Klub wehrt sich gegen Vorwürfe: Chemnitzer FC lässt Trauer um Neo-Nazi zu https://t.co/n3gjM4SqKA pic.twitter.com/dc7O29bv50
— Euro-Journal.press Deutsch (@EuroJournalDE) 10 mars 2019
Mais cet hommage a également eu des conséquences là où on ne les attendait pas forcément. Sur sa page Facebook, Peggy Schellenberger, fan du Chemnitzer FC, élue au conseil municipal sous l’étiquette du SPD (social-démocrate) a ainsi présenté ses condoléances à Thomas Haller par ces mots : « Nous vivions dans des mondes complètement différents et avons fini par choisir des voies diamétralement opposées.(…)Nous avons toujours été justes, droits, apolitiques et cordiaux l’un envers l’autre. C’est ce qui t’a rendu exceptionnel. Repose en paix. » Si le message a depuis disparu, le SPD a fait savoir que Mme Schellenberger, qui a assuré s’exprimer à titre personnel et non politique, ne représenterait pas le parti aux élections communales du 26 mai prochain. « Présenter ses condoléances n’est pas apolitique. Il faut que cela se sache. Elle l’a fait, mais cela n’a rien à voir avec le SPD de Chemnitz et nous nous distançons de cette déclaration » , a commenté le député Detlef Müller, chef du groupe social-démocrate à la mairie.

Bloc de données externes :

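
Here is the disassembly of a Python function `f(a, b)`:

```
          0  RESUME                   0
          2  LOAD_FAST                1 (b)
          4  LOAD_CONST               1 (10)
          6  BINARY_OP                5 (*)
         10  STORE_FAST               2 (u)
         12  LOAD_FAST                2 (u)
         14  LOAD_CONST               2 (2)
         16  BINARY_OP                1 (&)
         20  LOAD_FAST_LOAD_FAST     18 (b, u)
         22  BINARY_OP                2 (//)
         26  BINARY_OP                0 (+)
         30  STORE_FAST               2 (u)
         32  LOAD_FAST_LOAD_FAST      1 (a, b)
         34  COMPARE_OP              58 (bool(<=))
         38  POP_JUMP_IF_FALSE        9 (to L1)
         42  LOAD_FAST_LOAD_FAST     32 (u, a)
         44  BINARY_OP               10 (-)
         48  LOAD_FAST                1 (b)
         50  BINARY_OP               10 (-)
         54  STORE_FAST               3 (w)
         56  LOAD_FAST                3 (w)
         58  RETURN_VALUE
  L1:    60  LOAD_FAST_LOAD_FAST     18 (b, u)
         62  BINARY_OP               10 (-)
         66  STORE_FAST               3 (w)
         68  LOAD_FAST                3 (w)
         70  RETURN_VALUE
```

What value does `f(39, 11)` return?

LOAD_FAST b → push 11. Stack: [11]
LOAD_CONST → push 10. Stack: [11, 10]
BINARY_OP * → 11 * 10 = 110. Stack: [110]
STORE_FAST u → u=110. Stack: []
LOAD_FAST u → push 110. Stack: [110]
LOAD_CONST → push 2. Stack: [110, 2]
BINARY_OP & → 110 & 2 = 2. Stack: [2]
LOAD_FAST_LOAD_FAST b,u → push 11,110. Stack: [2, 11, 110]
BINARY_OP // → 11 // 110 = 0. Stack: [2, 0]
BINARY_OP + → 2 + 0 = 2. Stack: [2]
STORE_FAST u → u=2. Stack: []
LOAD_FAST_LOAD_FAST a,b → push 39,11. Stack: [39, 11]
COMPARE_OP bool(<=) → 39 vs 11 = False. Stack: [False]
POP_JUMP_IF_FALSE → pop False; jump. Stack: []
LOAD_FAST_LOAD_FAST b,u → push 11,2. Stack: [11, 2]
BINARY_OP - → 11 - 2 = 9. Stack: [9]
STORE_FAST w → w=9. Stack: []
LOAD_FAST w → push 9. Stack: [9]
RETURN_VALUE → return 9.

9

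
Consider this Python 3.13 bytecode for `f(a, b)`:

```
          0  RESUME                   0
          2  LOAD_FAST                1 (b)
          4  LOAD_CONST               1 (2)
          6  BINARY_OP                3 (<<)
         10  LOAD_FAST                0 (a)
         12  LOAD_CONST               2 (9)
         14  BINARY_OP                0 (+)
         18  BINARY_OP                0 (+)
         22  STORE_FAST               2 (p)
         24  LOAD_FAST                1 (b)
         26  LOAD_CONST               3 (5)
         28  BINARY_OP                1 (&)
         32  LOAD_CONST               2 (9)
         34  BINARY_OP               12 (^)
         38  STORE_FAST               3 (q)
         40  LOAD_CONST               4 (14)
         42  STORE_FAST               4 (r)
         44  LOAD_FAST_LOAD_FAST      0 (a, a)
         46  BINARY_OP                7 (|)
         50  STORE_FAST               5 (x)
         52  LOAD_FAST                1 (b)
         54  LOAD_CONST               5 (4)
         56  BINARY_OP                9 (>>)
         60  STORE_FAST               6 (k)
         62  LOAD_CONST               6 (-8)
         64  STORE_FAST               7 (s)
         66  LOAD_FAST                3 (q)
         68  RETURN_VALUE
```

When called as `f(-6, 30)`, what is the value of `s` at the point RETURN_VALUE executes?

LOAD_FAST b → push 30. Stack: [30]
LOAD_CONST → push 2. Stack: [30, 2]
BINARY_OP << → 30 << 2 = 120. Stack: [120]
LOAD_FAST a → push -6. Stack: [120, -6]
LOAD_CONST → push 9. Stack: [120, -6, 9]
BINARY_OP + → -6 + 9 = 3. Stack: [120, 3]
BINARY_OP + → 120 + 3 = 123. Stack: [123]
STORE_FAST p → p=123. Stack: []
LOAD_FAST b → push 30. Stack: [30]
LOAD_CONST → push 5. Stack: [30, 5]
BINARY_OP & → 30 & 5 = 4. Stack: [4]
LOAD_CONST → push 9. Stack: [4, 9]
BINARY_OP ^ → 4 ^ 9 = 13. Stack: [13]
STORE_FAST q → q=13. Stack: []
LOAD_CONST → push 14. Stack: [14]
STORE_FAST r → r=14. Stack: []
LOAD_FAST_LOAD_FAST a,a → push -6,-6. Stack: [-6, -6]
BINARY_OP | → -6 | -6 = -6. Stack: [-6]
STORE_FAST x → x=-6. Stack: []
LOAD_FAST b → push 30. Stack: [30]
LOAD_CONST → push 4. Stack: [30, 4]
BINARY_OP >> → 30 >> 4 = 1. Stack: [1]
STORE_FAST k → k=1. Stack: []
LOAD_CONST → push -8. Stack: [-8]
STORE_FAST s → s=-8. Stack: []
LOAD_FAST q → push 13. Stack: [13]
RETURN_VALUE → return 13.

-8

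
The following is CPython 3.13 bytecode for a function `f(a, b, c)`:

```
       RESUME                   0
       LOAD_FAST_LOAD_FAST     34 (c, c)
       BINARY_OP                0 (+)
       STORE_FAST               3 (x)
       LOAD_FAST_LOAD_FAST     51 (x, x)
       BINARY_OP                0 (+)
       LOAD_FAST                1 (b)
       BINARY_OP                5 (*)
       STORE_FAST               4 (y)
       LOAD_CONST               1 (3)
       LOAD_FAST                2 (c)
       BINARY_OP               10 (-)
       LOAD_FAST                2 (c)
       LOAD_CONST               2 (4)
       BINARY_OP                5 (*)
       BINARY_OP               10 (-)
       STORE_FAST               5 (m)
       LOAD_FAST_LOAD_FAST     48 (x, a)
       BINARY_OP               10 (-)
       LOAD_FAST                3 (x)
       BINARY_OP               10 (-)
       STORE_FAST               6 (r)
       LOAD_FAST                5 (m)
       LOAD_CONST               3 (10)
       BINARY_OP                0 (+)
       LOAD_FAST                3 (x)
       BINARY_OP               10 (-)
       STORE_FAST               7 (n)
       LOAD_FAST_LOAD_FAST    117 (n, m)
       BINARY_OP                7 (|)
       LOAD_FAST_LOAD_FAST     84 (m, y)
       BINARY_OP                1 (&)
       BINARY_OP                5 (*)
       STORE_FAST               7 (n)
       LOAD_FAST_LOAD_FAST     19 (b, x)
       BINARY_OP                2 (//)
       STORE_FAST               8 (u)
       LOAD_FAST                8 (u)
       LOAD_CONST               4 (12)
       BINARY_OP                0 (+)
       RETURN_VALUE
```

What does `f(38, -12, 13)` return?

11

LOAD_FAST_LOAD_FAST c,c → push 13,13. Stack: [13, 13]
BINARY_OP + → 13 + 13 = 26. Stack: [26]
STORE_FAST x → x=26. Stack: []
LOAD_FAST_LOAD_FAST x,x → push 26,26. Stack: [26, 26]
BINARY_OP + → 26 + 26 = 52. Stack: [52]
LOAD_FAST b → push -12. Stack: [52, -12]
BINARY_OP * → 52 * -12 = -624. Stack: [-624]
STORE_FAST y → y=-624. Stack: []
LOAD_CONST → push 3. Stack: [3]
LOAD_FAST c → push 13. Stack: [3, 13]
BINARY_OP - → 3 - 13 = -10. Stack: [-10]
LOAD_FAST c → push 13. Stack: [-10, 13]
LOAD_CONST → push 4. Stack: [-10, 13, 4]
BINARY_OP * → 13 * 4 = 52. Stack: [-10, 52]
BINARY_OP - → -10 - 52 = -62. Stack: [-62]
STORE_FAST m → m=-62. Stack: []
LOAD_FAST_LOAD_FAST x,a → push 26,38. Stack: [26, 38]
BINARY_OP - → 26 - 38 = -12. Stack: [-12]
LOAD_FAST x → push 26. Stack: [-12, 26]
BINARY_OP - → -12 - 26 = -38. Stack: [-38]
STORE_FAST r → r=-38. Stack: []
LOAD_FAST m → push -62. Stack: [-62]
LOAD_CONST → push 10. Stack: [-62, 10]
BINARY_OP + → -62 + 10 = -52. Stack: [-52]
LOAD_FAST x → push 26. Stack: [-52, 26]
BINARY_OP - → -52 - 26 = -78. Stack: [-78]
STORE_FAST n → n=-78. Stack: []
LOAD_FAST_LOAD_FAST n,m → push -78,-62. Stack: [-78, -62]
BINARY_OP | → -78 | -62 = -14. Stack: [-14]
LOAD_FAST_LOAD_FAST m,y → push -62,-624. Stack: [-14, -62, -624]
BINARY_OP & → -62 & -624 = -640. Stack: [-14, -640]
BINARY_OP * → -14 * -640 = 8960. Stack: [8960]
STORE_FAST n → n=8960. Stack: []
LOAD_FAST_LOAD_FAST b,x → push -12,26. Stack: [-12, 26]
BINARY_OP // → -12 // 26 = -1. Stack: [-1]
STORE_FAST u → u=-1. Stack: []
LOAD_FAST u → push -1. Stack: [-1]
LOAD_CONST → push 12. Stack: [-1, 12]
BINARY_OP + → -1 + 12 = 11. Stack: [11]
RETURN_VALUE → return 11.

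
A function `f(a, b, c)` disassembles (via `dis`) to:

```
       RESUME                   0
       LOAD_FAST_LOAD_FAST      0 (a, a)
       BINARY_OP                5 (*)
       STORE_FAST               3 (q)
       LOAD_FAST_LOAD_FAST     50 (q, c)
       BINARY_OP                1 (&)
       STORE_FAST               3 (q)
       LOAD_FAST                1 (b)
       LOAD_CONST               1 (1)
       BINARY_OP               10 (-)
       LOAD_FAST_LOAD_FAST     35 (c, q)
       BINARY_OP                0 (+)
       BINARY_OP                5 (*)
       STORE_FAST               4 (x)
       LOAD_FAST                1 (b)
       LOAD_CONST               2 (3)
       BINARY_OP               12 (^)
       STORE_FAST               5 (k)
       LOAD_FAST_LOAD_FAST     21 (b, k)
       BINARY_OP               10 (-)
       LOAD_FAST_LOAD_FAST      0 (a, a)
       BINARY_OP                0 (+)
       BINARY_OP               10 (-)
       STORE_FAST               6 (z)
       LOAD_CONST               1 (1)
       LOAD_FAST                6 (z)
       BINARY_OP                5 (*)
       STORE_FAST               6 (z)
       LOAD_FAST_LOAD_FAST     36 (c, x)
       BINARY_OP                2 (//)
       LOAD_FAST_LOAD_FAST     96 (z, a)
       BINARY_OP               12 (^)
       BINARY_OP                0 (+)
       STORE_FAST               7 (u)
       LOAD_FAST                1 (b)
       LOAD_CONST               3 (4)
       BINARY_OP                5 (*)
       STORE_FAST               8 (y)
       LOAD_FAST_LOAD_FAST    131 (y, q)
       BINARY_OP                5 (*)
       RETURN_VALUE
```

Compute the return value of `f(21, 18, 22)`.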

Tout cela amène une dernière question : l’hommage en question aurait-il pu être évité ? Son inscription sur le programme du match laisse supposer que le club savait parfaitement ce qu’il faisait, même s’il s’est défendu dans un communiqué qu’il ne s’agissait pas « d’un deuil officiel » , ni « d’une commémoration de ce que fut la vie du défunt » et que « cela a été fait conformément aux recommandations faites par les forces de sécurité » . La porte-parole de la police locale Jana Ulbricht précise cependant qu’elle n’a rien pu faire pour l’empêcher : « Nous avons reçu de nombreuses préoccupations à ce sujet. Mais nous n’avions pas la possibilité de l’interdire, car il n’y avait pas rien de pénalement répréhensible. » À défaut de zone rouge, le Chemnitzer FC a pris un malin plaisir à flirter avec la zone grise.